Keshishians Supermacht als Regisseur besteht darin, den Prominenten, mit denen er zusammenarbeitet, Intimität zu entlocken. „Ich verliebe mich in meine Untertanen. Wirklich, es geht um meine Beziehung, unsere Beziehung“, sagt er. „Und sobald du dieses Vertrauen aufgebaut hast, werde ich fast zu dieser Person. Ich kann Selenas Stimmung fast buchstäblich spüren. Ich wurde fast wie ein großer Bruder, anstatt nur ein Regisseur.“

Aber gibt es jemals einen Konflikt, frage ich, wenn man sich so tief mit einem Thema beschäftigt und einen Dokumentarfilm darüber dreht?
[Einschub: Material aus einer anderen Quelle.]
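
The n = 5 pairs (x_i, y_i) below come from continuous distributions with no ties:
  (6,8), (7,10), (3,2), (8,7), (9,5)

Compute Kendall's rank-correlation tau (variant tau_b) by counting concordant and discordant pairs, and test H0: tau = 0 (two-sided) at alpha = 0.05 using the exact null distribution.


Step 1: Enumerate the 10 unordered pairs (i,j) with i<j and classify each by sign(x_j-x_i) * sign(y_j-y_i).
  (1,2):dx=+1,dy=+2->C; (1,3):dx=-3,dy=-6->C; (1,4):dx=+2,dy=-1->D; (1,5):dx=+3,dy=-3->D
  (2,3):dx=-4,dy=-8->C; (2,4):dx=+1,dy=-3->D; (2,5):dx=+2,dy=-5->D; (3,4):dx=+5,dy=+5->C
  (3,5):dx=+6,dy=+3->C; (4,5):dx=+1,dy=-2->D
Step 2: C = 5, D = 5, total pairs = 10.
Step 3: tau = (C - D)/(n(n-1)/2) = (5 - 5)/10 = 0.000000.
Step 4: Exact two-sided p-value (enumerate n! = 120 permutations of y under H0): p = 1.000000.
Step 5: alpha = 0.05. fail to reject H0.

tau_b = 0.0000 (C=5, D=5), p = 1.000000, fail to reject H0.


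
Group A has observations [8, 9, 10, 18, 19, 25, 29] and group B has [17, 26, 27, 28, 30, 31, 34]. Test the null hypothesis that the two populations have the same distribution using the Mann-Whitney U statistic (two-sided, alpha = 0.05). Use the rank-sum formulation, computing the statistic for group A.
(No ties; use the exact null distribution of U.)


Step 1: Combine and sort all 14 observations; assign midranks.
sorted (value, group): (8,X), (9,X), (10,X), (17,Y), (18,X), (19,X), (25,X), (26,Y), (27,Y), (28,Y), (29,X), (30,Y), (31,Y), (34,Y)
ranks: 8->1, 9->2, 10->3, 17->4, 18->5, 19->6, 25->7, 26->8, 27->9, 28->10, 29->11, 30->12, 31->13, 34->14
Step 2: Rank sum for X: R1 = 1 + 2 + 3 + 5 + 6 + 7 + 11 = 35.
Step 3: U_X = R1 - n1(n1+1)/2 = 35 - 7*8/2 = 35 - 28 = 7.
       U_Y = n1*n2 - U_X = 49 - 7 = 42.
Step 4: No ties, so the exact null distribution of U (based on enumerating the C(14,7) = 3432 equally likely rank assignments) gives the two-sided p-value.
Step 5: p-value = 0.026224; compare to alpha = 0.05. reject H0.

U_X = 7, p = 0.026224, reject H0 at alpha = 0.05.


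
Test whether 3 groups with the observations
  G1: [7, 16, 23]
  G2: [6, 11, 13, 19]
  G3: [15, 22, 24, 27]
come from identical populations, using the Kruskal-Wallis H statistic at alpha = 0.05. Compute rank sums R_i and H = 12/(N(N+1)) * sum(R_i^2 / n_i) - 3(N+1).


Step 1: Combine all N = 11 observations and assign midranks.
sorted (value, group, rank): (6,G2,1), (7,G1,2), (11,G2,3), (13,G2,4), (15,G3,5), (16,G1,6), (19,G2,7), (22,G3,8), (23,G1,9), (24,G3,10), (27,G3,11)
Step 2: Sum ranks within each group.
R_1 = 17 (n_1 = 3)
R_2 = 15 (n_2 = 4)
R_3 = 34 (n_3 = 4)
Step 3: H = 12/(N(N+1)) * sum(R_i^2/n_i) - 3(N+1)
     = 12/(11*12) * (17^2/3 + 15^2/4 + 34^2/4) - 3*12
     = 0.090909 * 441.583 - 36
     = 4.143939.
Step 4: No ties, so H is used without correction.
Step 5: Under H0, H ~ chi^2(2); p-value = 0.125937.
Step 6: alpha = 0.05. fail to reject H0.

H = 4.1439, df = 2, p = 0.125937, fail to reject H0.


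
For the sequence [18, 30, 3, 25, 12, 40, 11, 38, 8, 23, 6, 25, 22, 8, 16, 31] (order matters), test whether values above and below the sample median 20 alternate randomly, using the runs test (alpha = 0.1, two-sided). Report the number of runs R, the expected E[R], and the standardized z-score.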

Er schüttelt den Kopf. „Ich bin ein Empath. Auf einer gewissen Ebene habe ich wahrscheinlich Grenzprobleme. Ich werde wie sie, weißt du?“ Es ist emotional anstrengend, fügt er hinzu: „Weil ich nicht nur ihr Freund werde, sondern auf einer gewissen Ebene in ihr Gehirn und emotionales Leben eindringe, sodass ich ihren Schmerz fühlen kann.“

Sensibel für Menschen zu sein hilft, das Filmmaterial zu bekommen, glaubt er. „Sowohl Madonna als auch Selena haben mir vertraut. Sie wussten, dass ich sie niemals absichtlich verletzen würde. Ich war nicht darauf aus, einen Notarzt zu bekommen.“

Selena Gomez: My Mind and Me erscheint am 4. November.